In the wake of the MAX light-rail line slayings, a Portland writer encourages us to hold tight to the words of Asha Deliverance.

Give it up for love.

How do we do that? How can we possibly do that, given the terrible serpent of a line running from the top of Micah David-Cole Fletcher's jaw down to the middle of his neck? Or the wife and four children left to grieve Ricky John Best?

Or the golden laurel on Taliesin Myrddin Namkai-Meche's graduation cap, celebrating the hours of learning and labor devoted to his Reed College thesis?

How do we give it up for love when hate took away so much, in a matter of minutes?

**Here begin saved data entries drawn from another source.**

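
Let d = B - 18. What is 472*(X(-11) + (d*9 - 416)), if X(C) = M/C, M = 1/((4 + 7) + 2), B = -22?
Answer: -52377368/143 ≈ -3.6628e+5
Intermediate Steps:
d = -40 (d = -22 - 18 = -40)
M = 1/13 (M = 1/(11 + 2) = 1/13 ≈ 0.076923)
X(C) = 1/(13*C)
472*(X(-11) + (d*9 - 416)) = 472*((1/13)/(-11) + (-40*9 - 416)) = 472*((1/13)*(-1/11) + (-360 - 416)) = 472*(-1/143 - 776) = 472*(-110969/143) = -52377368/143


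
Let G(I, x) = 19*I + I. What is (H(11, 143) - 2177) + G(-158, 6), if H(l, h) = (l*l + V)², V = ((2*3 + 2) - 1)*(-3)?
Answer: 4663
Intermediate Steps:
V = -21 (V = ((6 + 2) - 1)*(-3) = (8 - 1)*(-3) = 7*(-3) = -21)
H(l, h) = (-21 + l²)² (H(l, h) = (l*l - 21)² = (l² - 21)² = (-21 + l²)²)
G(I, x) = 20*I
(H(11, 143) - 2177) + G(-158, 6) = ((-21 + 11²)² - 2177) + 20*(-158) = ((-21 + 121)² - 2177) - 3160 = (100² - 2177) - 3160 = (10000 - 2177) - 3160 = 7823 - 3160 = 4663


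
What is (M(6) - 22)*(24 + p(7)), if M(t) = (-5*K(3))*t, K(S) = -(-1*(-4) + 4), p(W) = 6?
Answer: 6540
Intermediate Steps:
K(S) = -8 (K(S) = -(4 + 4) = -1*8 = -8)
M(t) = 40*t (M(t) = (-5*(-8))*t = 40*t)
(M(6) - 22)*(24 + p(7)) = (40*6 - 22)*(24 + 6) = (240 - 22)*30 = 218*30 = 6540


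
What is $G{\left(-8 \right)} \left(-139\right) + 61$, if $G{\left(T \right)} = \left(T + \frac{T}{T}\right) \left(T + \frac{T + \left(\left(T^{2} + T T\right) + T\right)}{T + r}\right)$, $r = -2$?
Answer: $- \frac{93103}{5} \approx -18621.0$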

We do it because at Saturday's vigil, Asha Deliverance urged us to do it. Asha Deliverance, Taliesin's mother. Asha Deliverance who told the Ashland Daily Tidings, her hometown paper: "I can't hate ... I have no blame."

Give it up for love.

It took a lifetime — three lifetimes — to create the single moment when Taliesin and Ricky and Micah stepped forward on the MAX train last Friday. In trying to calm a man hurling verbal abuse at two young girls, Taliesin and Ricky and Micah were acting out of love and concern — for strangers.

There's no top-10 tips for how to do this. It's not learned from 140 characters. We're not one swipe away from enlightenment. Yet we can hold tight to Asha's words like a mantra, repeating them over and over, trying to see the world and ourselves through their lens.

Give it up for love.

Hate is seductive because it demands so little of us. To embrace hate, we only have to reach out and seize one other word, grip it tight and refuse to let it go. Things are black or they are white. You are with us or you are against us. You belong here, in this town or this city or this state or this nation, or you don't.

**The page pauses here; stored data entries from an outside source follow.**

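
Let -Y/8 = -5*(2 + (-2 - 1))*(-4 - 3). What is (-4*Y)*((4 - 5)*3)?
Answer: 3360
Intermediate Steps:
Y = 280 (Y = -(-40)*(2 + (-2 - 1))*(-4 - 3) = -(-40)*(2 - 3)*(-7) = -(-40)*(-1*(-7)) = -(-40)*7 = -8*(-35) = 280)
(-4*Y)*((4 - 5)*3) = (-4*280)*((4 - 5)*3) = -(-1120)*3 = -1120*(-3) = 3360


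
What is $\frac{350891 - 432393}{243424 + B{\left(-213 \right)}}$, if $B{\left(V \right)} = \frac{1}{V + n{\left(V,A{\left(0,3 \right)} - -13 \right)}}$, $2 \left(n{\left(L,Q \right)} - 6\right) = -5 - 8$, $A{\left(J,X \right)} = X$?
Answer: $- \frac{17400677}{51971023} \approx -0.33482$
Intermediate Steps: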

Love is painful because it asks so much. To love is to let go of dogma and certainty and a sense of safety. To love is to reject hate and recognize the humanity of the one who espouses it. To love is to call out the unacceptable — our failure to provide mental health services, offender rehabilitation programs and clear-eyed, equal justice to all of our city's inhabitants — and accepting that our local elected officials are human beings, trying to make their way towards solutions.

"And" is a warrior word, an indefatigable word, a bridge between two seemingly disparate positions.

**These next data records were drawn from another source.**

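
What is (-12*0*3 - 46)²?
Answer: 2116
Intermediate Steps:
(-12*0*3 - 46)² = (-2*0*3 - 46)² = (0*3 - 46)² = (0 - 46)² = (-46)² = 2116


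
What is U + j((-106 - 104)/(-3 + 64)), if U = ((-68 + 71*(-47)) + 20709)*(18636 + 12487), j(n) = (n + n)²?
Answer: 2003953627032/3721 ≈ 5.3855e+8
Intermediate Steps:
j(n) = 4*n² (j(n) = (2*n)² = 4*n²)
U = 538552392 (U = ((-68 - 3337) + 20709)*31123 = (-3405 + 20709)*31123 = 17304*31123 = 538552392)
U + j((-106 - 104)/(-3 + 64)) = 538552392 + 4*((-106 - 104)/(-3 + 64))² = 538552392 + 4*(-210/61)² = 538552392 + 4*(44100/3721) = 538552392 + 176400/3721 = 2003953627032/3721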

On Monday morning, Multnomah County Republican Chair James Buchal told The Guardian newspaper that it might be time to use paramilitary forces like Oath Keepers and the Three Percenters to protect Republicans at public events.

These extremist, antigovernment groups are heavily armed.

Inviting them would do nothing but escalate the tension in this, or any, city. It's important to acknowledge the fear behind Buchal's words — and also to note there's been 50 reported hate crimes against non-white, immigrant, Jewish and LGBTQ Oregonians since Trump's election. The Republican party is the ideological home of prominent members like Ana Navarro who publicly denounce racism — and it's entirely too accommodating of avowed racists within its ranks. We can see our politically partisan neighbors, colleagues, and friends first as neighbors, colleagues and friends — and we can oppose the Republican sitting in the White House with every fiber of our being.

Give it up for love.

Love can be terribly complex and it can also be devastatingly simple.

Micah's friends say he is overwhelmed by the outpouring of love and support he has received.

When asked if he was surprised by his father's actions, Ricky's son Eric said: "Honestly, no. He would talk to every one of his kids. He would make sure that we were loved."

Rachel Macy, a MAX passenger, remembers Taliesin's last words as these: "Tell everyone on this train I love them."

Give it up for love.

We may not know exactly how to do it and we will make mistakes in the attempt, but we owe it to these men and their families and the young girls they defended and their families, to try.